For scripting TextMate has two-ish options (which can be combined): snippets/commands and macros. Snippets/Commands are just shell scripts, but macros are different. Remember recording macros with QuicKeys - watch me do this thing, then replay it when I hit these keys? TextMate has that built right in. These macros are saved to plists, so if you want to implement a macro that Finds all, even though there's no button for Find All in the Find panel, you go into the plist and edit the command/options TextMate sends itself. I've written a few macros, but most of my work is snippet/command based.

Here's the thing though. The other day I was using BBEdit and I remembered why I like(d) it so much. Actually, it was less of a list than a "ahhh, this feels nice and clean" feeling. Or the toolbar at the top showing me what line endings we have (I miss this a LOT in TextMate), setting display options (soft-wrap, etc), and markers. (I'm of two minds on markers. When I'm setting them I say "I'll need this in the future", but then I never use them. So maybe TextMate's method of just "star"ing lines is good. But a list of star-ed lines would be cool too.).

In BBEdit, maybe I like that windows can arbitrarily have drawers (makes it easy to group header and source files together), or that Switch To Header File always brings up the correct file (instead of getting confused by files with ~Number at the end, what I use to mark Rolled Back files: CVS files with changes that I don't want, or don't think I want now). Maybe I want to see the Margin Indicator/Page Guide without necessarily wanting to wrap to it.

I really like how I can customize TextMate exactly how I want. BBEdit's Text Colors preferences work, but TextMate's themes really blow these out of the water. Want C++ public/private/protected declarations to have a different color? Add storage.modifier.c++ to your theme. Really don't like how the Todo bundle works? Modify it yourself - it's just Ruby. (Submit a patch if you want to, or keep your modifications to yourself. TextMate will try to preserve your modifications. I submitted a patch for the Todo bundle a few months ago, and now thanks to me Todo can ignore folders by setting the TM_TODO_IGNORE environmental variable - which can be set at the application level or project level.
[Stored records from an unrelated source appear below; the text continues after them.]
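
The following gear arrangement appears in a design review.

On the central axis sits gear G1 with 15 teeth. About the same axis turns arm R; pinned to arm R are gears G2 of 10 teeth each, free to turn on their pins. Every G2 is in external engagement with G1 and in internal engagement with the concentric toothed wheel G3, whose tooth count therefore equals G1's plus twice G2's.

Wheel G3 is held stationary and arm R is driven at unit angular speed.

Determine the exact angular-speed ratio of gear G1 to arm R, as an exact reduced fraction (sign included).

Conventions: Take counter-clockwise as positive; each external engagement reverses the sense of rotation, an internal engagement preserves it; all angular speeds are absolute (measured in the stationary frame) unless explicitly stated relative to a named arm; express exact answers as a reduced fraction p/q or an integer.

topology: planetary set — G1 15T / G2 10T / G3 35T, arm = carrier (Willis)
ring teeth: 15 + 2·10 = 35
15(ω_sun−ω_arm) = −35(ω_ring−ω_arm),  ω_ring = 0, ω_arm = 1
ω_sun = 1 − (35/15)(0−1) = 10/3
ω_out/ω_in = 10/3

10/3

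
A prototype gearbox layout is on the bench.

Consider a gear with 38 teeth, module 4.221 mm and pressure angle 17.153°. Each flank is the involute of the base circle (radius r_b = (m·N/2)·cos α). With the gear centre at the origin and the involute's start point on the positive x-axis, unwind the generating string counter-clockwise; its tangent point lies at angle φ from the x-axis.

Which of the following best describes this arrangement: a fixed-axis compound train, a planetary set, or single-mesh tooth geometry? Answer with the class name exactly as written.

single-mesh tooth geometry

topology: single-mesh involute geometry — m = 4.221, N = 38
classification: single-mesh tooth geometry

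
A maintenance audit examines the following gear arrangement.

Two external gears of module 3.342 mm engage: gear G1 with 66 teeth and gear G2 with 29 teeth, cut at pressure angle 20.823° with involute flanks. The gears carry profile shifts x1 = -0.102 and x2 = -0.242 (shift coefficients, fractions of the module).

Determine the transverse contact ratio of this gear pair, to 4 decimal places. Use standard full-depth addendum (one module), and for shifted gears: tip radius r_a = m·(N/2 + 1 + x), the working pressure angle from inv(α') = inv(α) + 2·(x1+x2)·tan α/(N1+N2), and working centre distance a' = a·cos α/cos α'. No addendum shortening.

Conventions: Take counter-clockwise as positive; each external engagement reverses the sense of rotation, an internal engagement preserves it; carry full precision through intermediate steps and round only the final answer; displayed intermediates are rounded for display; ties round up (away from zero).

recognized (one external pair, fixed centres): single-mesh tooth geometry, m = 3.342, N1 = 66, N2 = 29
base radii: r_b1 = 103.082455, r_b2 = 45.293806
tip radii: r_a1 = 113.287116, r_a2 = 50.992236
inv(α') = inv(20.823°) + 2·(-0.102-0.242)·tan α/(66+29) = 0.01413953  ⇒  α' = 19.66308°
a' = a·cos α / cos α' = 158.7450·cos 20.823°/cos 19.66308° = 157.564213
action lengths: √(r_a1²−r_b1²) = 46.989128, √(r_a2²−r_b2²) = 23.423904
base pitch p_b = π·m·cos α = 9.813427
CR = (46.989128 + 23.423904 − 157.564213·sin 19.66308°)/9.813427 = 1.772519
contact ratio ≈ 1.7725

1.7725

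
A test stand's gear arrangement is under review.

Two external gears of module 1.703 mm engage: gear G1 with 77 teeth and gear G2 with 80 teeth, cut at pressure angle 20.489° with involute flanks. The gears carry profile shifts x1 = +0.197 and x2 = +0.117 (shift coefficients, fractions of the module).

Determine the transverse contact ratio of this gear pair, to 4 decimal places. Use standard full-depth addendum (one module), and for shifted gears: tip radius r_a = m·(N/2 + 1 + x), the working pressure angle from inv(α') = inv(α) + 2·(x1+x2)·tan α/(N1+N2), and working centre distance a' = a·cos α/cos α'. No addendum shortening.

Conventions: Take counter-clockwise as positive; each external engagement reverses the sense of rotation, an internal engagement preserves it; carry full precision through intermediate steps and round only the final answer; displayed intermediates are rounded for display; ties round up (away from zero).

single-mesh involute tooth geometry (77T engaging 80T at module 1.703)
base radii: r_b1 = 61.417788, r_b2 = 63.810688
tip radii: r_a1 = 67.603991, r_a2 = 70.022251
inv(α') = inv(20.489°) + 2·(+0.197+0.117)·tan α/(77+80) = 0.01756002  ⇒  α' = 21.08329°
a' = a·cos α / cos α' = 133.6855·cos 20.489°/cos 21.08329° = 134.212889
action lengths: √(r_a1²−r_b1²) = 28.251637, √(r_a2²−r_b2²) = 28.832476
base pitch p_b = π·m·cos α = 5.011680
CR = (28.251637 + 28.832476 − 134.212889·sin 21.08329°)/5.011680 = 1.756781
contact ratio ≈ 1.7568

1.7568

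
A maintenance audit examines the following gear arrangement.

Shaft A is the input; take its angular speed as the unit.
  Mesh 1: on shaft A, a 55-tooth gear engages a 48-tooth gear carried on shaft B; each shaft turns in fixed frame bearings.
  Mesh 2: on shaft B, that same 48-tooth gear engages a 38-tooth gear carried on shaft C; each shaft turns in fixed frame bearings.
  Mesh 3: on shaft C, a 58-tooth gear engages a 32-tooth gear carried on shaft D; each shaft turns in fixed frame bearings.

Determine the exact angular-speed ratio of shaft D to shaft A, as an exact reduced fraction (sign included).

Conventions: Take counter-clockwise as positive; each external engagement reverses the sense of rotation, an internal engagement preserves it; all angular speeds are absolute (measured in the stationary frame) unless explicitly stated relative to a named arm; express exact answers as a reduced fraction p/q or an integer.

-1595/608

class = fixed-axis compound train [3 meshes; 3 ratios multiply, 3 sense flips]
mesh 1 [55T→48T]: running ratio 55/48, sense −
mesh 2 [48T→38T]: running ratio 55/38, sense +
mesh 3 [58T→32T]: running ratio 1595/608, sense −
ω_out/ω_in = -1595/608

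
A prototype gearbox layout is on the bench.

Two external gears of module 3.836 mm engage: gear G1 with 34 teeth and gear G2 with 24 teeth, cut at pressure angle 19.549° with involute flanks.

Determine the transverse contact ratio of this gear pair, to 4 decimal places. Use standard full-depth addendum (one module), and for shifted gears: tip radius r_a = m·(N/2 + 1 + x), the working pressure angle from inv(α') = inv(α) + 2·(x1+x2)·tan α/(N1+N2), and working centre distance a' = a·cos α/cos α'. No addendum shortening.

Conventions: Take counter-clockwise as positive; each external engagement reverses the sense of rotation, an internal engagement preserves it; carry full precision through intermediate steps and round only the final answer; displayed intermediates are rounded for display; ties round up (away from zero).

class = single-mesh tooth geometry [involute pair 34T × 24T, m = 3.836]
base radii: r_b1 = 61.452898, r_b2 = 43.378516
tip radii: r_a1 = 69.048000, r_a2 = 49.868000
no profile shift: α' = α, a' = a
action lengths: √(r_a1²−r_b1²) = 31.482815, √(r_a2²−r_b2²) = 24.599223
base pitch p_b = π·m·cos α = 11.356469
CR = (31.482815 + 24.599223 − 111.244000·sin 19.54900°)/11.356469 = 1.660583
contact ratio ≈ 1.6606

1.6606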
My take on the TextMate book: it's a OK Guide style book, but a poor reference book. You'll learn a lot, but it'll take some work for you to connect the dots and figure out how some of TextMate's magic works. I helped review the book before it went to print, and I saw some of my problem areas fixed, but upon reflection there are tons of other things that really need fixing. I don't mind when a book talks about the same thing in two places: one time as an "here's how to use it" and one time as a "here's how it works"... but then please give be a reference to the other area where you talk about it, so I can easily flip back and forth. There's also too much (in my mind) of the former kind of descriptions, and not enough of the later kind. This means it's hard to find details on how you can modify something to fit your purposes.

Then there are other things in the TextMate book that bother me: like in Chapter 3 there are two different lists of Emacs key bindings that TextMate supports (why not just one??!). Things like that.